Furthermore, this study also focused on early PASTE. Previous studies on early HALT (30 days to 1 year) have shown that HALT was associated with mortality, TIA and stroke, structural valve degeneration, or symptomatic hemodynamic valve deterioration [9, 11,12,13,14]. Our data showed that early SFD was also associated with long-term patient outcomes, as early SFD was associated with the MACCO (stroke, cardiac re-hospitalization, and BVD: p = 0.018) and cardiac dysfunction (LVEF: r = −0.50, p = 0.041; ΔLVEF: r = −0.53, p = 0.030) (Fig. 6). It reminds us that we may need to pay attention to the impact of early PASTE, especially early SFD, and their impact on the long-term patient outcomes.

Fig. 6
figure 6

Early SFD and Long-Term LVEF/ΔLVEF. Early SFD was associated with (a) Long-Term LVEF (p = 0.041) and (b) Long-Term ΔLVEF (p = 0.030). TAVI, transcatheter aortic valve implantation; SFD, sinus filling defect; LVEF, left ventricular ejection fraction

There is evidence that oral anticoagulation (OAC) or non-vitamin-K antagonist oral anticoagulant (NOAC) can effectively prevent and reverse leaflet thrombosis [8, 15, 20, 23, 30, 31], but may result in a higher risk of bleeding [15]. However, the current guidelines for the management of antithrombotic therapy in patients with valvular heart disease or undergoing TAVI do not recommend adjusting the antithrombotic strategy based on CT imaging findings of subclinical thrombotic events, until there is an associated hemodynamic deterioration [2, 32, 33]. Therefore, the subjects in our study did not adjust the antithrombotic strategy based on PASTE. The antithrombotic strategy for the patients in our cohort was based on standard antithrombotic management strategies for patients with heart valve disease. Details can be found in Table S3. However, as shown in this study, PASTE was associated with long-term adverse outcomes of the patients, especially the association between SFD and the MACCO in patients, suggesting that it may be a potential target for anticoagulation in patients after TAVI, which will require further studies.

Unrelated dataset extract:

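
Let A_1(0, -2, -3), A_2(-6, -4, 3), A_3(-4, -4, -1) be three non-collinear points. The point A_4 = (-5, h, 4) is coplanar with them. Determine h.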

In this study, although the patients were prospectively collected, the analysis was performed retrospectively, based on the long-term CTA findings and patient outcomes. As this study was an exploratory and observational study based on CTA findings, in order to preserve the integrity of the long-term CTA data to the extent possible, which caused a relatively large dropout rate. The final sample size of this study was relatively small and brought about a certain selection bias. Therefore, the generalizability of this study needed to be further validated with larger sample size studies and multi-center data. In addition, this study did not confirm by pathology whether the filling defect shown by cardiac CTA was a thrombus. However, our study showed that these cardiac CTA findings of PASTE do have some impact on the long-term outcomes of patients, and have clinical significance. Therefore, it is hoped that PASTE after TAVI will be given more attention, so that more studies can be developed around PASTE, including more basic studies in fields such as pathology, biology, and fluid mechanics.

Conclusions

During the long-term follow-up of more than 5 years, PASTE including HALT, SFD, and PFD were found in cardiac CTA after TAVI. PASTE were associated with long-term major adverse outcomes, bioprosthetic hemodynamics deterioration, and cardiac dysfunction. In particular, SFD was a major predictor of long-term major adverse outcomes in patients after TAVI, and therefore it may be a potential anticoagulation target in patients after TAVI.